Before the first bombs fell last week, Trump urged Israel to hold off on strikes, asking Israeli Prime Minister Benjamin Netanyahu to let a diplomatic process over Iran’s nuclear program play out. But as the conflict has worn on, Trump has voiced more concern about Iran’s pathway to a nuclear weapon.
The U.S. intelligence community assesses that Israel’s campaign so far had set Iran’s nuclear work back by about five to six months, the senior U.S. intelligence official said, adding that the damage could grow as Israel’s campaign continues.
Netanyahu has publicly painted the intelligence as a clear indicator of Iran’s intent to make a nuclear weapon.
Iran was secretly working to weaponize uranium and “would achieve a test device, and possibly an initial device, within months, and certainly less than a year,” he said in a Sunday interview with Fox News.
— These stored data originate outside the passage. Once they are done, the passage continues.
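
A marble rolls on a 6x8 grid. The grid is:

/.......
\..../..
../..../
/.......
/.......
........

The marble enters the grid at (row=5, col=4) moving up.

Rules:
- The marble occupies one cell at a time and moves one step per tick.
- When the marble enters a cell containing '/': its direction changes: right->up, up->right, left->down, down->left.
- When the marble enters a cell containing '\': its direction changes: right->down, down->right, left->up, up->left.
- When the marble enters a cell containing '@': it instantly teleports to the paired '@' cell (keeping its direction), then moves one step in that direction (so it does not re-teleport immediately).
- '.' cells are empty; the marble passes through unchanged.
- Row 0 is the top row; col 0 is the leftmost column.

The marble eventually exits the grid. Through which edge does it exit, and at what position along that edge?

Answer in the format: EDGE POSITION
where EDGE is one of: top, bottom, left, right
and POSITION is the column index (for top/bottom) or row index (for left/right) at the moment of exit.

Answer: top 4

Derivation:
Step 1: enter (5,4), '.' pass, move up to (4,4)
Step 2: enter (4,4), '.' pass, move up to (3,4)
Step 3: enter (3,4), '.' pass, move up to (2,4)
Step 4: enter (2,4), '.' pass, move up to (1,4)
Step 5: enter (1,4), '.' pass, move up to (0,4)
Step 6: enter (0,4), '.' pass, move up to (-1,4)
Step 7: at (-1,4) — EXIT via top edge, pos 4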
Israel could no longer hold off on attacking Iranian nuclear sites to prevent its nuclear breakout, he said.
Netanyahu also asserted that Iran intended to give nuclear weapons to its Houthi proxies in Yemen, a statement multiple U.S. intelligence officials described as surprising since they had no information to support.
“The Israelis could be drawing worst-case scenarios from bits of intel or exaggerating to suit their purposes,” said Philip Gordon, who served as Vice President Kamala Harris’s national security adviser.
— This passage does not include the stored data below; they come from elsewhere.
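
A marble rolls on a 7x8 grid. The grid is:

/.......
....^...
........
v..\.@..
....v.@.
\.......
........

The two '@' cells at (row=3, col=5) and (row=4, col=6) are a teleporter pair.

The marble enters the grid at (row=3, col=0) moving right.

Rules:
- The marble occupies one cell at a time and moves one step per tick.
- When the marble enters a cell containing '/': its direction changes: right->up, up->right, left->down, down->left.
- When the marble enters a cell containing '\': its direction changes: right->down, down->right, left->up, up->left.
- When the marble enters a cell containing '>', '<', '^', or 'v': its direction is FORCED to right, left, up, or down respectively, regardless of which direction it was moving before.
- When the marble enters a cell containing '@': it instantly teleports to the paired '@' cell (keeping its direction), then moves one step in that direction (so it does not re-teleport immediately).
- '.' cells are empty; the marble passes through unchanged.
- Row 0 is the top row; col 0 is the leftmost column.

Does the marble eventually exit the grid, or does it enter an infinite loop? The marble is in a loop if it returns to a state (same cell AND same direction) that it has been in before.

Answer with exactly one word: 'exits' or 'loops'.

Step 1: enter (3,0), 'v' forces right->down, move down to (4,0)
Step 2: enter (4,0), '.' pass, move down to (5,0)
Step 3: enter (5,0), '\' deflects down->right, move right to (5,1)
Step 4: enter (5,1), '.' pass, move right to (5,2)
Step 5: enter (5,2), '.' pass, move right to (5,3)
Step 6: enter (5,3), '.' pass, move right to (5,4)
Step 7: enter (5,4), '.' pass, move right to (5,5)
Step 8: enter (5,5), '.' pass, move right to (5,6)
Step 9: enter (5,6), '.' pass, move right to (5,7)
Step 10: enter (5,7), '.' pass, move right to (5,8)
Step 11: at (5,8) — EXIT via right edge, pos 5

Answer: exits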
Experts say the activities Israeli officials detailed could be part of an active nuclear weapons building program, but could also be preparatory work to maintain the option of making a nuclear weapon. Iran still must assemble and integrate the parts of a nuclear weapon into a warhead, said David Albright, president of the Institute for Science and International Security.
Gen. Erik Kurilla, commander of U.S. Central Command, told the Senate Armed Services Committee last week that Iran is “mere steps” away from having uranium enriched to the weapons-grade level of 90%. If Iran decided to assemble a bomb, he continued, it could have the first 55 pounds of weapons-grade material “in roughly one week and enough for up to 10 nuclear weapons in three weeks.”
Gabbard, in her March testimony, also said Iran’s “enriched uranium stockpile is at its highest levels and is unprecedented for a state without nuclear weapons.”
The U.S. intelligence community said last July in a report to Congress that Iran has “undertaken activities that better position it to produce a nuclear device, if it chooses to do so.” The report omitted what has been a standard U.S. intelligence assessment for years that Iran “isn’t currently undertaking the key nuclear weapons development activities necessary to produce a testable nuclear device.”
Tehran is signaling it is open to resuming nuclear talks with the U.S. in return for a halt to the Israeli strikes. Iranian officials said they think Israel would need U.S. help to do meaningful damage to targets, such as the Fordow uranium-enrichment facility, which is buried under a mountain.
Write to Alexander Ward at alex.ward@wsj.com, Lara Seligman at lara.seligman@wsj.com and Dustin Volz at dustin.volz@wsj.com
Israel shared intel with the U.S. regarding Iran’s nuclear research, including alleged work on an explosive triggering system.
U.S. officials don’t believe the intel indicates Iran decided to build a bomb, creating a gap in assessment between the allies.